Il nome di Dio è misericordia. Appunti sul libro del Papa


di Samuele Ciambriello

“La misericordia è il primo attributo di Dio, è il nome di Dio. Non ci sono situazioni dalle quali non possiamo uscire. Non siamo condannati ad affossare nelle sabbie mobili.”
Con parole semplici e dirette Papa Francesco si rivolge ad ogni uomo e donna del pianeta terra istaurando un dialogo intimo e personale. Al centro c’è il tema che più gli sta a cuore, la misericordia, da sempre fulcro della sua testimonianza e ora del suo pontificato. La misericordia ci permette di comprendere la vicinanza di Dio e le nostre precarietà, le nostre vulnerabilità.
È un libro medicina, una supposta gradevole.
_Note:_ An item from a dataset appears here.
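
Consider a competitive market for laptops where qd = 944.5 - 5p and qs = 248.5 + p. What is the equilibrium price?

Set qd = qs: 944.5 - 5p = 248.5 + p.
696 = 6p, so p* = 116.
q* = 944.5 − 5(116) = 364.5.

p* = 116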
In un libro come questo ci sono non solo concetti edificanti e consolatori, Bergoglio ci sta dicendo che la misericordia è il nostro Monte Bianco, è il nostro Everest da scalare. E noi siamo contenti di scalare questa alte vette sapendo che è un sacrificio , che è dura?
Questo nostro Papa farmacista tempo fa fece vedere in pubblico un cofanetto che secondo lui era la salvezza per tutti gli ammalati, lo aprì e uscì fuori un rosario misericordioso.
Bergoglio è complicato, impegnativo. Ha abolito per esempio la pena dell’ergastolo definendola pena di morte mascherata e ogni volta che lui varca le porte di un carcere si ricorda che anche S. Pietro e S. Paolo sono stati carcerati e ci ricorda che non c’è giustizia senza perdono.
Anche in questo libro, con le sue riflessioni su misericordia e compassione e sul tema della giustizia terrena, continua in una direzione ostinata e contraria, a ripetere che la Chiesa non è al mondo per condannare. Continua a dirci che c’è bisogno di compassione oggi per vincere la globalizzazione dell’indifferenza.  Queste sue affermazioni, queste sue risposte, illuminano il cuore di ogni uomo di buona volontà.
Nella conversazione con il vaticanista Andrea Tornielli, il Papa spiega, attraverso ricordi di gioventù ed episodi della sua esperienza di pastore, le ragioni di un anno santo straordinario, ribadisce che la Chiesa non può chiudere la porta a nessuno, affronta il nodo del rapporto tra misericordia giustizia e corruzione e rammenta: “anche il Papa è un uomo che ha bisogno della misericordia di Dio.”
Allora mi domando:
-         chi nella Chiesa è stato mediatore nei percorsi di riavvicinamento tra rei e vittime?
E ancora:
-         da quando misericordia e solidarietà verso gli ultimi, verso i miseri sono priorità nella chiesa?
E infine :
- come sono stati trattati nella Chiesa le donne gli uomini che dopo il Concilio dicevano che era necessario uscire dalle chiese e dalle parrocchie per andare a cercare le persone dove vivono soffrono e sperano?
Infine, l’umanità inquieta e dolente, fatta di poveri, emarginati, carcerati, disorientati, omosessuali, divorziati, noi li avviciniamo perché ci sentiamo giusti e perfetti e loro bisognosi di misericordia, o abbiamo anche il desiderio di liberarli, senza attendere decreti e leggi? Abbiamo cioè il coraggio di rimuovere le cause di ingiustizia?
Ma vale anche per i sacerdoti, perché come dice il papa “ se uno è un ministro di  Dio, finisce per credersi separato dal popolo, padrone della dottrina, titolare di un potere, chiuso alle sorprese di Dio”.
La degradazione dello stupore è un’espressione che a me dice tanto. A volte mi sono sorpreso a pensare che ad alcune persone tante rigide, farebbe bene una scivolata, perché così, riconoscendosi peccatori, incontrerebbero Gesù.
Va bene così, la tragedia è che tanti uomini di chiesa non pensano di aver fatto scivolate, non restano umili e quindi rischiano di non capire e compatire le mancanze del prossimo.
Non è un caso che il popolo di Dio spesso si trova di fronte a questi brutti esempi in cui prevale l’interesse, la poca misericordia e la chiusura.